Tumor dosimetry and response for 153Sm-ethylenediamine tetramethylene phosphonic acid therapy of high-risk osteosarcoma

Abstract

(153)Sm-ethylenediamine tetramethylene phosphonic acid ((153)Sm-EDTMP) therapy for osteosarcoma is being investigated. In this study, we analyzed the influence of (153)Sm-EDTMP administered activity (AA), osteosarcoma tumor density, mass, and the shape of the tumor on absorbed dose (AD). We also studied the biologic implication of the nonuniform tumor AD distribution using radiobiologic modeling and examined the relationship between tumor AD and response.

Methods: Nineteen tumors in 6 patients with recurrent, refractory osteosarcoma enrolled in a phase I or II clinical trial of (153)Sm-EDTMP were analyzed using the 3-dimensional radiobiologic dosimetry (3D-RD) software package. Patients received a low dose of (153)Sm-EDTMP (37.0-51.8 MBq/kg), followed on hematologic recovery by a second, high dose (222 MBq/kg). Treatment response was evaluated using either CT or MRI after each therapy. SPECT/CT of the tumor regions were obtained at 4 and 48 h or 72 h after (153)Sm-EDTMP therapy for 3D-RD analysis. Mean tumor AD was also calculated using the OLINDA/EXM unit-density sphere model and was compared with the 3D-RD estimates.
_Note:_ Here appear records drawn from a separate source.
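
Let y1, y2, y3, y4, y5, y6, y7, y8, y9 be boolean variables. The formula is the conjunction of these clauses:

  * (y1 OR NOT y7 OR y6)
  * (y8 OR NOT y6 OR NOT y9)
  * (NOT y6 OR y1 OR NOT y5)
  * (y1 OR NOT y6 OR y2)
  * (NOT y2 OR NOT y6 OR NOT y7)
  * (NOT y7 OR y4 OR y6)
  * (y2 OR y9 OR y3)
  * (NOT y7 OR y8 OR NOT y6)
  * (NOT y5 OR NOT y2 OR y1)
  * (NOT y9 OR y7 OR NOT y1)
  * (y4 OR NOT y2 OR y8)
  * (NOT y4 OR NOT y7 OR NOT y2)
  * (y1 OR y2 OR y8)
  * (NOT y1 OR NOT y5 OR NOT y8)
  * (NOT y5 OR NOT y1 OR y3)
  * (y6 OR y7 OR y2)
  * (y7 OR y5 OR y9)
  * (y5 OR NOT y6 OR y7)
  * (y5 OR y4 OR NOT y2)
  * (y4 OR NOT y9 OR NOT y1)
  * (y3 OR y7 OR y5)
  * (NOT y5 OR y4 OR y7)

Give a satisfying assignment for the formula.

y1 = T, y2 = F, y3 = T, y4 = T, y5 = F, y6 = T, y7 = T, y8 = T, y9 = F

Pure literal: y3 appears only positively; assign y3 = True.
Branch on y1: take y1 = True.
For the remaining variables, y2 = False, y4 = True, y5 = False, y6 = True, y7 = True, y8 = True, y9 = False works.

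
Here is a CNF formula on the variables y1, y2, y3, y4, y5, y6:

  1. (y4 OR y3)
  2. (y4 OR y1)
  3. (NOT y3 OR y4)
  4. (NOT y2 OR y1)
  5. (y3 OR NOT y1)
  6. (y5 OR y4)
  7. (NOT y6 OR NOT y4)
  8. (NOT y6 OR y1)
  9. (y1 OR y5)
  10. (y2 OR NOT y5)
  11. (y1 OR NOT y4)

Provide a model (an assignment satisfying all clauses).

y1=T, y2=T, y3=T, y4=T, y5=F, y6=F

Pure literal: y6 appears only negated; assign y6 = False.
Set y1 = True and propagate.
  then y3 is forced to True.
  then y4 is forced to True.
Set y2 = True and propagate.
y5 is now unconstrained; take y5 = False.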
Results: On average, a 5-fold increase in the AA led to a 4-fold increase in the mean tumor AD over the high- versus low-dose-treated patients. The range of mean tumor AD and equivalent uniform dose (EUD) for low-dose therapy were 1.48-14.6 and 0.98-3.90 Gy, respectively. Corresponding values for high-dose therapy were 2.93-59.3 and 1.89-12.3 Gy, respectively. Mean tumor AD estimates obtained from OLINDA/EXM were within 5% of the mean AD values obtained using 3D-RD. On an individual tumor basis, both mean AD and EUD were positively related to percentage tumor volume reduction (P = 0.031 and 0.023, respectively).

Conclusion: The variations in tumor density, mass, and shape seen in these tumors did not affect the mean tumor AD estimation significantly. The tumor EUD was approximately 2- and 3-fold lower than the mean AD for low- and high-dose therapy, respectively. A dose-response relationship was observed for transient tumor volume shrinkage.
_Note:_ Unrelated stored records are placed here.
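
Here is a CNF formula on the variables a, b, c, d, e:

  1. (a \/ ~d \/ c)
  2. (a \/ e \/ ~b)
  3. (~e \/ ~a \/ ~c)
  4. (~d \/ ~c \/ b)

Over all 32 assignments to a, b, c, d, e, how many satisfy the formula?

Case analysis on a and c:
  a=T, c=T: remaining (b,d,e) ∈ {(F,F,F); (T,F,F); (T,T,F)} — 3.
  a=T, c=F: b, d, e free → 2^3 = 8.
  a=F, c=T: remaining (b,d,e) ∈ {(F,F,F); (F,F,T); (T,F,T); (T,T,T)} — 4.
  a=F, c=F: remaining (b,d,e) ∈ {(F,F,F); (F,F,T); (T,F,T)} — 3.
Total: 3 + 8 + 4 + 3 = 18.

18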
Conflict of interest statement

No other potential conflict of interest relevant to this article was reported.

Figures

FIGURE 1

Example of 3D-RD analysis. Four hours after low-dose 153Sm-EDTMP SPECT for patient 2, 2 tumors were identified (T1 and T2) for dosimetry analysis (A). Density and dose–volume histograms for tumors are also shown. Four hours after high-dose 153Sm-EDTMP SPECT for same patient, 2 new tumors (T3 and T4) were identified in addition to 2 tumors identified at low-dose therapy (B). Tumor density and dose–volume histograms for 2 old tumors (T1 and T2) seen at low-dose therapy are shown for comparison. SPECT images are shown, with same maximum intensity for comparison. AD = absorbed dose.

FIGURE 2

Patient-specific 3D-RD tumor dosimetry analyses. Plots of tumor mass and mean tumor density against mean tumor-absorbed dose per unit administered activity (A and B, respectively) and tumor mass and mean tumor density dependence of equivalent uniform dose (C and D, respectively) are shown. Tumor mass is plotted in logarithmic scale in A and C.

FIGURE 3

Mean absorbed dose calculation based on unit-density sphere model. (A) Power-law fit (dotted line) to OLINDA/EXM dose coefficients against 153Sm-filled homogeneous unit-density spheres of various masses (1–600 g) is demonstrated. 3D-RD–generated dose coefficients are shown as solid point for each sphere on curve fit for comparison. (B) Percentage difference between 3D-RD and OLINDA/EXM for each sphere is given.

FIGURE 4

Comparison of percentage difference in mean absorbed dose estimates between 3D-RD and OLINDA/EXM unit-density sphere model as function of individual patient tumor mass (A), density (B), and sphericity (C). Tumor mass is in logarithmic scale in A.

FIGURE 5

Mean tumor-absorbed dose (left y-axis) and EUD (right y-axis) for individual tumors, plotted against overall radiographic response criteria. PD = progressive disease; SD = stable disease.

FIGURE 6

Plot of percentage volume reduction against mean tumor-absorbed dose (A) or EUD (B).